CombLM: Adapting Black-Box Language Models through Small Fine-Tuned Models
This addresses the challenge for practitioners who need to adapt high-quality black-box models efficiently, offering a lightweight solution with incremental improvements over existing adaptation methods.
The paper tackles the problem of adapting large black-box language models to new tasks and domains without access to their weights, by fine-tuning a small white-box model and combining it with the large model through a learned network, resulting in performance improvements of up to 9% while using a domain expert 23x smaller.

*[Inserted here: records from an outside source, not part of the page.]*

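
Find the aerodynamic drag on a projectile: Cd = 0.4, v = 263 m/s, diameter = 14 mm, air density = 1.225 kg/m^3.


A = pi*(d/2)^2 = pi*(14/2000)^2 = 1.53938e-04 m^2
Fd = 0.5*Cd*rho*A*v^2 = 0.5*0.4*1.225*1.53938e-04*263^2 = 2.609 N

2.609 N


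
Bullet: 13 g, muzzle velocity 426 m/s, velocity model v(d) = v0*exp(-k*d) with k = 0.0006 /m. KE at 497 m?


v = v0*exp(-k*d) = 426*exp(-0.0006*497) = 316.157 m/s
E = 0.5*m*v^2 = 0.5*0.013*316.157^2 = 649.7 J

649.7 J


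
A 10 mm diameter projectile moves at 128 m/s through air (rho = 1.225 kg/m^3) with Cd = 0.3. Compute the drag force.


A = pi*(d/2)^2 = pi*(10/2000)^2 = 7.85398e-05 m^2
Fd = 0.5*Cd*rho*A*v^2 = 0.5*0.3*1.225*7.85398e-05*128^2 = 0.2364 N

0.2364 N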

Methods for adapting language models (LMs) to new tasks and domains have traditionally assumed white-box access to the model, and work by modifying its parameters. However, this is incompatible with a recent trend in the field, where the highest quality models are only available as black-boxes through inference APIs. Even when the model weights are available, the computational cost of fine-tuning large LMs can be prohibitive for most practitioners. In this work, we present a lightweight method for adapting large LMs to new domains and tasks, assuming no access to their weights or intermediate activations. Our approach fine-tunes a small white-box LM and combines it with the large black-box LM at the probability level through a small network, learned on a small validation set. We validate our approach by adapting a large LM (OPT-30B) to several domains and a downstream task (machine translation), observing improved performance in all cases, of up to 9%, while using a domain expert 23x smaller.